Chlorination of Methane

In the chlorination of methane, we see a particular property of hydrogen atoms in organic molecules in general.  They are labile, meaning they can be easily exchanged for other things.  In this case, the bonding pair of the C-H bond moves to one Chlorine atom in the Cl₂ while the Cl-Cl bonding pair jumps to form a new bond between the other Cl and the Carbon atom.

Cracking Reaction:

The cracking reaction involves the homolitic cleavage of a C-C bond. This reaction needs a catalyst to function with any efficiency.  This means that the two electrons are divided evenly between the two atoms.  This results in two fragments, each with a lone electron (dangling bond).  The two fragments are radicals and are not very stable.  To stabilize the pair, a hydrogen homolitically cleaves from a carbon neighboring one of the two carbons used to be bonded together leaves that carbon and migrates over to the other fragment to complete the bonding on that fragment.  The two carbons on the fragment from which the hydrogen left now form a double C=C bond and all electrons are paired up again.  See the diagram below for a visual representation.

Note that the double bond could have formed on the 4-carbon fragment as well, to produce 1-butene and pentane in more or less equal amounts.  So, each bond broken in a cracking reaction could form two sets of compounds for a total of 4 products.

When HCl is added to an alkene or an alkyne, the pi electrons from the multiple bond form a new bond with the proton on the HCl, leaving behind a carbocation where the ene was and a chloride ion, which then combine in a second step to make the product. Because, in this case, the ene was symmetric, it does not matter which side of the double bond the chloride ends up on, the product will be the same.

Bromine addition to an alkene or alkyne works the same way as the HCl addition, except this time, one Br atom ends up on each carbon from the ene group.

The hydrogenation reaction will not occur without catalysis.  In this mechanism, a sheet of metal acts as a catalyst.  The molecules both adsorb onto the surface of the metal (blue rectangle).  The hydrogen bonds easily break in this condition and they then migrate to the pi electrons in the alkene (or alkyne).  The product then desorbs off the metal surface.
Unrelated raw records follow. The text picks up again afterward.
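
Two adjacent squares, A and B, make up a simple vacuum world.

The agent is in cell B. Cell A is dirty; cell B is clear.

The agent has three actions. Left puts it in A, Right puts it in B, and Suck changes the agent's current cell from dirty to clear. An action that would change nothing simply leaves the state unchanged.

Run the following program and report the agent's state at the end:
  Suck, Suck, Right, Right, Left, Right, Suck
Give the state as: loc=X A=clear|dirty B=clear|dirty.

1) do Suck; now loc=B A=dirty B=clear
2) do Suck; now loc=B A=dirty B=clear
3) do Right; now loc=B A=dirty B=clear
4) do Right; now loc=B A=dirty B=clear
5) do Left; now loc=A A=dirty B=clear
6) do Right; now loc=B A=dirty B=clear
7) do Suck; now loc=B A=dirty B=clear

loc=B A=dirty B=clear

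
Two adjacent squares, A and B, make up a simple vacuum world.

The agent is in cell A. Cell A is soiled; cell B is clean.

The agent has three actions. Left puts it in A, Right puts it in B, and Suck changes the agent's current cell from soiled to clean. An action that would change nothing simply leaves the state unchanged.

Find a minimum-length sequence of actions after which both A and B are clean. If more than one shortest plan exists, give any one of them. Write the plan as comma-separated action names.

Suck

Suck (#1): in A — A clean, B clean
min 1: A is soiled, one Suck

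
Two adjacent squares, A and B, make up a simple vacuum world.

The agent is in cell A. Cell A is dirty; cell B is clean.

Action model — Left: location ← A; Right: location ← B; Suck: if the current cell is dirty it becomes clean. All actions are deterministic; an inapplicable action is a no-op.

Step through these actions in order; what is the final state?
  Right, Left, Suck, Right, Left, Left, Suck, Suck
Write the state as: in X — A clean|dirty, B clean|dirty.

in A — A clean, B clean

1. Right → in B — A dirty, B clean
2. Left → in A — A dirty, B clean
3. Suck → in A — A clean, B clean
4. Right → in B — A clean, B clean
5. Left → in A — A clean, B clean
6. Left → in A — A clean, B clean
7. Suck → in A — A clean, B clean
8. Suck → in A — A clean, B clean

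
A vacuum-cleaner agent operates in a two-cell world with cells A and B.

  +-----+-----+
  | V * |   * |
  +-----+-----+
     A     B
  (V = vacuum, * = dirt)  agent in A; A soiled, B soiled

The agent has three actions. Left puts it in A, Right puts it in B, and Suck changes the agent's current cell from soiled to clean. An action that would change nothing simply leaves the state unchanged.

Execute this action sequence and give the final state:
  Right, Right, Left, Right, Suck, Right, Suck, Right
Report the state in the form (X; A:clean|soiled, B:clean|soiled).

(B; A:soiled, B:clean)

t=1 Right ⇒ (B; A:soiled, B:soiled)
t=2 Right ⇒ (B; A:soiled, B:soiled)
t=3 Left ⇒ (A; A:soiled, B:soiled)
t=4 Right ⇒ (B; A:soiled, B:soiled)
t=5 Suck ⇒ (B; A:soiled, B:clean)
t=6 Right ⇒ (B; A:soiled, B:clean)
t=7 Suck ⇒ (B; A:soiled, B:clean)
t=8 Right ⇒ (B; A:soiled, B:clean)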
This is an example of heterogeneous catalysis.  The catalyst is not the same phase as the reactants.

Markovnikov Reactions

In the addition of an acid (say, HCl) to an ‘ene’ group, the proton (electrophile) first attacks the p electrons of the double bond, forming a new s bond with one of the carbons, leaving the other carbon with one too few electrons (carbocation).  Then, in the second step the nucleophile Cl^– attacks the carbocation, filling it’s empty orbital and forming a new bond.

The transition state in both these first steps have to be stable enough to stick around long enough for the Nucleophile to attack.  If it were to decompose too quickly, the reaction would never reach completion.  Since both sides of the ‘ene’ group are identical in this example, both products will be equally likely.  Here, they are indistinguishable anyway.
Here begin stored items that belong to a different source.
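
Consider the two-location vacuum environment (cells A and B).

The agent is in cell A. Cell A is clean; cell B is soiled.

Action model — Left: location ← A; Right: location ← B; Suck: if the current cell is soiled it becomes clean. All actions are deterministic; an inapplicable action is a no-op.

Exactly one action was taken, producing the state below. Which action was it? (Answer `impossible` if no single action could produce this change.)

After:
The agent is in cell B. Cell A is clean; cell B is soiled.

try  Left: loc=A A=clean B=soiled
try Right: loc=B A=clean B=soiled  ← match
try  Suck: loc=A A=clean B=soiled

Right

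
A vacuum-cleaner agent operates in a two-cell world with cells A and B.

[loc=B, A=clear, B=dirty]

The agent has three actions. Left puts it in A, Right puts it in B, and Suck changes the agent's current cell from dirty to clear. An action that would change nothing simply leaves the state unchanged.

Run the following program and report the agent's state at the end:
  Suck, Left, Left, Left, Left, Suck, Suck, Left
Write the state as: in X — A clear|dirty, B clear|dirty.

Suck (#1): in B — A clear, B clear
Left (#2): in A — A clear, B clear
Left (#3): in A — A clear, B clear
Left (#4): in A — A clear, B clear
Left (#5): in A — A clear, B clear
Suck (#6): in A — A clear, B clear
Suck (#7): in A — A clear, B clear
Left (#8): in A — A clear, B clear

in A — A clear, B clear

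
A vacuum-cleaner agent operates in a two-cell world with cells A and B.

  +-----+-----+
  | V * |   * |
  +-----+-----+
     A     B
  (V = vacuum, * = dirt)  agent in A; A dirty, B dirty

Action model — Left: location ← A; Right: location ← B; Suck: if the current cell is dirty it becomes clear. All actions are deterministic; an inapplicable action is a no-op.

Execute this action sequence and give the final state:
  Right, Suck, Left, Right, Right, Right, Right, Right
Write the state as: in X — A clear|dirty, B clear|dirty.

in B — A dirty, B clear

1. Right → in B — A dirty, B dirty
2. Suck → in B — A dirty, B clear
3. Left → in A — A dirty, B clear
4. Right → in B — A dirty, B clear
5. Right → in B — A dirty, B clear
6. Right → in B — A dirty, B clear
7. Right → in B — A dirty, B clear
8. Right → in B — A dirty, B clear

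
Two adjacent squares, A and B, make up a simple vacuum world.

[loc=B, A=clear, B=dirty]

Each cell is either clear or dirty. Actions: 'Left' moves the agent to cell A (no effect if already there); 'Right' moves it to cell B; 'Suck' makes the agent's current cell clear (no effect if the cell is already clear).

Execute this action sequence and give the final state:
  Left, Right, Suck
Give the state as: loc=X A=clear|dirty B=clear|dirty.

t=1 Left ⇒ loc=A A=clear B=dirty
t=2 Right ⇒ loc=B A=clear B=dirty
t=3 Suck ⇒ loc=B A=clear B=clear

loc=B A=clear B=clear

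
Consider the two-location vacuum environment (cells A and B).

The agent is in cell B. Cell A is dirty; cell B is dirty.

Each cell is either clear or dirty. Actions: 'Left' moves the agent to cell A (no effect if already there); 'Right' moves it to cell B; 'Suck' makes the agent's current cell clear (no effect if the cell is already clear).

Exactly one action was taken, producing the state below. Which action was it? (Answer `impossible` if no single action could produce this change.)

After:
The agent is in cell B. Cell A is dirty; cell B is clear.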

In the second step, the reactive part of the transition state is the carbocation (it has the charge). Anything we do to stabilize the carbocation (reduce the charge) will result in that particular reaction path being favored because it will help the transition state ‘stick around’ long enough for the second step to happen.

If we put on one of the carbons a substituent that pushes electron density onto that carbon, then that carbon will be stabilized if it becomes the carbocation.  If, we put an electron-withdrawing (highly electronegative) substituent on a carbon then it will be destabilized as a carbocation.  It turns out that R groups (alkyl groups) are electron donating (they have lower electronegativity than a Carbon with double bonds) while a halogen would be electron withdrawing (it has high electronegativity).
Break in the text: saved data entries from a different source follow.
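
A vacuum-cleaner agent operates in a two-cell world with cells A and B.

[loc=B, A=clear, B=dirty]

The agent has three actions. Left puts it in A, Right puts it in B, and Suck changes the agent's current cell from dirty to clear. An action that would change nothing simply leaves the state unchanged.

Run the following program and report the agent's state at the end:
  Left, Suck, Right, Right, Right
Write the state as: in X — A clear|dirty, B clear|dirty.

Left (#1): in A — A clear, B dirty
Suck (#2): in A — A clear, B dirty
Right (#3): in B — A clear, B dirty
Right (#4): in B — A clear, B dirty
Right (#5): in B — A clear, B dirty

in B — A clear, B dirty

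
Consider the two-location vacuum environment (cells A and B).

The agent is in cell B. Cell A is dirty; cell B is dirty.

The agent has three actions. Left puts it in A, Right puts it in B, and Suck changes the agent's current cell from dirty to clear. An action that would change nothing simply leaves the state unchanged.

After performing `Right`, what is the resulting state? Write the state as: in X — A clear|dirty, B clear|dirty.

in B — A dirty, B dirty

start: in B — A dirty, B dirty
Right (#1): in B — A dirty, B dirty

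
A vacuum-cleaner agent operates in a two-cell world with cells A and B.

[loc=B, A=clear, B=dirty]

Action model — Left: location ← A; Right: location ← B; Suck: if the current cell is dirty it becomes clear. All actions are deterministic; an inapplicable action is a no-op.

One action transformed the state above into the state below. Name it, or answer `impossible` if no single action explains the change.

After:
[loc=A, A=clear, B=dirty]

Left

try  Left: (A; A:clear, B:dirty)  ← match
try Right: (B; A:clear, B:dirty)
try  Suck: (B; A:clear, B:clear)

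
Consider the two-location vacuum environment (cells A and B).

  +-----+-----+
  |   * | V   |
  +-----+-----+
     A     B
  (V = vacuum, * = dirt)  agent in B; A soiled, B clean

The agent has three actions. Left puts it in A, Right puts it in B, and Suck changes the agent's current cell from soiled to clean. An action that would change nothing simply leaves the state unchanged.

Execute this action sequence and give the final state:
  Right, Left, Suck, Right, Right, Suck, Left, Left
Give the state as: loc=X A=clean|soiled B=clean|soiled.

loc=A A=clean B=clean

step 1/8 (Right): loc=B A=soiled B=clean
step 2/8 (Left): loc=A A=soiled B=clean
step 3/8 (Suck): loc=A A=clean B=clean
step 4/8 (Right): loc=B A=clean B=clean
step 5/8 (Right): loc=B A=clean B=clean
step 6/8 (Suck): loc=B A=clean B=clean
step 7/8 (Left): loc=A A=clean B=clean
step 8/8 (Left): loc=A A=clean B=clean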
Thus, for a hydrocarbon-only compound with an asymmetrically substituted ‘ene’ group, the carbon with more R groups will be stabilized relative to the carbon with more hydrogens (since the R group will push electron density onto the carbocation, distributing the positive charge and stabilizing it.)

In the case of non-alkyl groups on the ‘ene’ carbon, we must first see if it is electron donating (like an alkyl) or electron withdrawing.  If we have Cl as a substituent, the opposite reaction path becomes favored.  The highly electronegative Cl tries to pull electron density away from the already positively charged carbon.  The carbocation will be thusly destabilized, i.e., the transition state will quickly dissociate back to the starting materials, making the second step of that reaction path less likely to occur.

Markovnikov’s Rule NEW FORM: In the addition of an acid to an alkene, the proton will go to the side that leaves behind the more stabilized carbocation.

Now, using this new definition, both reactions 2 and 3 can be seen as obeying Markovnikov’s rule.  There is no anti-Markovnikov reaction.